The thing to note about these private mortgage notes is that their market grows because they are offering opportunities that regular investments do not provide. Plus, for a seller, it’s easier for you to convert a long-term payment into cash, as you get a lump sum on the spot. That can be a game-changer for many sellers, so it makes sense to sell these private mortgage notes right away.
What is a Private Mortgage Note?
At their core, private mortgage notes are a legal agreement. In this agreement, the borrower promises to repay the loan that a private lender provided. As mentioned earlier, those loans are secured via real estate.
A private mortgage note is used when the property seller offers owner financing, a private lender funds real estate purchases, if the buyer doesn’t qualify for bank financing or if the investors structure alternative lending arrangements. When compared to a traditional mortgage, it doesn’t involve banks; instead, it requires entities or private individuals which act as the lender.
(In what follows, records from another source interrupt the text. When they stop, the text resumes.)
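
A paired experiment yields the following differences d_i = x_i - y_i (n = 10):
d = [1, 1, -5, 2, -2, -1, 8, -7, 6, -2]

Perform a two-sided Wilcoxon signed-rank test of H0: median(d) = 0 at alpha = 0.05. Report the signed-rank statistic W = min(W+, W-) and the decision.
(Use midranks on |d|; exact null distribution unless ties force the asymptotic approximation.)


Step 1: Drop any zero differences (none here) and take |d_i|.
|d| = [1, 1, 5, 2, 2, 1, 8, 7, 6, 2]
Step 2: Midrank |d_i| (ties get averaged ranks).
ranks: |1|->2, |1|->2, |5|->7, |2|->5, |2|->5, |1|->2, |8|->10, |7|->9, |6|->8, |2|->5
Step 3: Attach original signs; sum ranks with positive sign and with negative sign.
W+ = 2 + 2 + 5 + 10 + 8 = 27
W- = 7 + 5 + 2 + 9 + 5 = 28
(Check: W+ + W- = 55 should equal n(n+1)/2 = 55.)
Step 4: Test statistic W = min(W+, W-) = 27.
Step 5: Ties in |d|, so use the tie-corrected normal approximation.
        E[W] = n(n+1)/4 = 10*11/4 = 27.5.
        Tie groups: |d|=1 (t=3), |d|=2 (t=3); sum(t^3 - t) = 48.
        Var[W] = n(n+1)(2n+1)/24 - sum(t^3-t)/48 = 2310/24 - 48/48 = 95.25.
        z = (W - E[W]) / sqrt(Var[W]) = (27 - 27.5) / 9.7596 = -0.0512.
        Two-sided p = 2*Phi(z) = 0.959141.
Step 6: alpha = 0.05. fail to reject H0.

W+ = 27, W- = 28, W = min = 27, p = 0.959141, fail to reject H0.


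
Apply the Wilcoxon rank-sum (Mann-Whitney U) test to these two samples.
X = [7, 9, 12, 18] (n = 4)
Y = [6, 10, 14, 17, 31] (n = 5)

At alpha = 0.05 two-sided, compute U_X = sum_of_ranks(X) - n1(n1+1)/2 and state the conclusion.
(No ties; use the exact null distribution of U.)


Step 1: Combine and sort all 9 observations; assign midranks.
sorted (value, group): (6,Y), (7,X), (9,X), (10,Y), (12,X), (14,Y), (17,Y), (18,X), (31,Y)
ranks: 6->1, 7->2, 9->3, 10->4, 12->5, 14->6, 17->7, 18->8, 31->9
Step 2: Rank sum for X: R1 = 2 + 3 + 5 + 8 = 18.
Step 3: U_X = R1 - n1(n1+1)/2 = 18 - 4*5/2 = 18 - 10 = 8.
       U_Y = n1*n2 - U_X = 20 - 8 = 12.
Step 4: No ties, so the exact null distribution of U (based on enumerating the C(9,4) = 126 equally likely rank assignments) gives the two-sided p-value.
Step 5: p-value = 0.730159; compare to alpha = 0.05. fail to reject H0.

U_X = 8, p = 0.730159, fail to reject H0 at alpha = 0.05.


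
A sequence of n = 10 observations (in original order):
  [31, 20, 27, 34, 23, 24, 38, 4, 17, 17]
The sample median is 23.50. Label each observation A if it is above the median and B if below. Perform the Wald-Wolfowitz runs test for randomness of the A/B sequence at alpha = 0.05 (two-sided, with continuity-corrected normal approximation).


Step 1: Compute median = 23.50; label A = above, B = below.
Labels in order: ABAABAABBB  (n_A = 5, n_B = 5)
Step 2: Count runs R = 6.
Step 3: Under H0 (random ordering), E[R] = 2*n_A*n_B/(n_A+n_B) + 1 = 2*5*5/10 + 1 = 6.0000.
        Var[R] = 2*n_A*n_B*(2*n_A*n_B - n_A - n_B) / ((n_A+n_B)^2 * (n_A+n_B-1)) = 2000/900 = 2.2222.
        SD[R] = 1.4907.
Step 4: R = E[R], so z = 0 with no continuity correction.
Step 5: Two-sided p-value via normal approximation = 2*(1 - Phi(|z|)) = 1.000000.
Step 6: alpha = 0.05. fail to reject H0.

R = 6, z = 0.0000, p = 1.000000, fail to reject H0.


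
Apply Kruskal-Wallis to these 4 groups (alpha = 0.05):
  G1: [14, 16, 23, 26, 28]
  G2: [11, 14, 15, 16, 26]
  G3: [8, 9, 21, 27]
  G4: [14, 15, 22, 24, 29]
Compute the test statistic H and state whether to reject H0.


Step 1: Combine all N = 19 observations and assign midranks.
sorted (value, group, rank): (8,G3,1), (9,G3,2), (11,G2,3), (14,G1,5), (14,G2,5), (14,G4,5), (15,G2,7.5), (15,G4,7.5), (16,G1,9.5), (16,G2,9.5), (21,G3,11), (22,G4,12), (23,G1,13), (24,G4,14), (26,G1,15.5), (26,G2,15.5), (27,G3,17), (28,G1,18), (29,G4,19)
Step 2: Sum ranks within each group.
R_1 = 61 (n_1 = 5)
R_2 = 40.5 (n_2 = 5)
R_3 = 31 (n_3 = 4)
R_4 = 57.5 (n_4 = 5)
Step 3: H = 12/(N(N+1)) * sum(R_i^2/n_i) - 3(N+1)
     = 12/(19*20) * (61^2/5 + 40.5^2/5 + 31^2/4 + 57.5^2/5) - 3*20
     = 0.031579 * 1973.75 - 60
     = 2.328947.
Step 4: Ties present; correction factor C = 1 - 42/(19^3 - 19) = 0.993860. Corrected H = 2.328947 / 0.993860 = 2.343336.
Step 5: Under H0, H ~ chi^2(3); p-value = 0.504270.
Step 6: alpha = 0.05. fail to reject H0.

H = 2.3433, df = 3, p = 0.504270, fail to reject H0.


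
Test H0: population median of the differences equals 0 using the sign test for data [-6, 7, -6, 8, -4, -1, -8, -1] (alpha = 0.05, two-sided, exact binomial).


Step 1: Discard zero differences. Original n = 8; n_eff = number of nonzero differences = 8.
Nonzero differences (with sign): -6, +7, -6, +8, -4, -1, -8, -1
Step 2: Count signs: positive = 2, negative = 6.
Step 3: Under H0: P(positive) = 0.5, so the number of positives S ~ Bin(8, 0.5).
Step 4: Two-sided exact p-value = sum of Bin(8,0.5) probabilities at or below the observed probability = 0.289062.
Step 5: alpha = 0.05. fail to reject H0.

n_eff = 8, pos = 2, neg = 6, p = 0.289062, fail to reject H0.


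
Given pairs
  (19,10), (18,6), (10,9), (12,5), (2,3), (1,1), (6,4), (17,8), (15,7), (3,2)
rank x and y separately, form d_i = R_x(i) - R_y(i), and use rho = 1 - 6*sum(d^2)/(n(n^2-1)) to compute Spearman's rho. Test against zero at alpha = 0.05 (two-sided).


Step 1: Rank x and y separately (midranks; no ties here).
rank(x): 19->10, 18->9, 10->5, 12->6, 2->2, 1->1, 6->4, 17->8, 15->7, 3->3
rank(y): 10->10, 6->6, 9->9, 5->5, 3->3, 1->1, 4->4, 8->8, 7->7, 2->2
Step 2: d_i = R_x(i) - R_y(i); compute d_i^2.
  (10-10)^2=0, (9-6)^2=9, (5-9)^2=16, (6-5)^2=1, (2-3)^2=1, (1-1)^2=0, (4-4)^2=0, (8-8)^2=0, (7-7)^2=0, (3-2)^2=1
sum(d^2) = 28.
Step 3: rho = 1 - 6*28 / (10*(10^2 - 1)) = 1 - 168/990 = 0.830303.
Step 4: Under H0, t = rho * sqrt((n-2)/(1-rho^2)) = 4.2139 ~ t(8).
Step 5: Two-sided p-value from the t-distribution with 8 df = 0.002940.
Step 6: alpha = 0.05. reject H0.

rho = 0.8303, p = 0.002940, reject H0 at alpha = 0.05.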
Is there a difference between the private mortgage notes and a deed of trust? Yes, because the promissory note is the borrower’s promise to repay the loan. It shows the loan amount, interest rate, repayment terms, monthly payments, maturity date, late payment penalties and default conditions. On the other hand, the deed of trust secures the loan using the property as collateral. Simply put, the promissory note represents the debt, whereas the deed of trust secures the debt with property.
How does a private mortgage note work?
In general, private mortgage notes work similarly to traditional home loans. But instead of the bank, you’re getting financing from a private party. The borrower will receive funds in order to purchase or refinance the property, and they agree to repay the loan over time with added interest.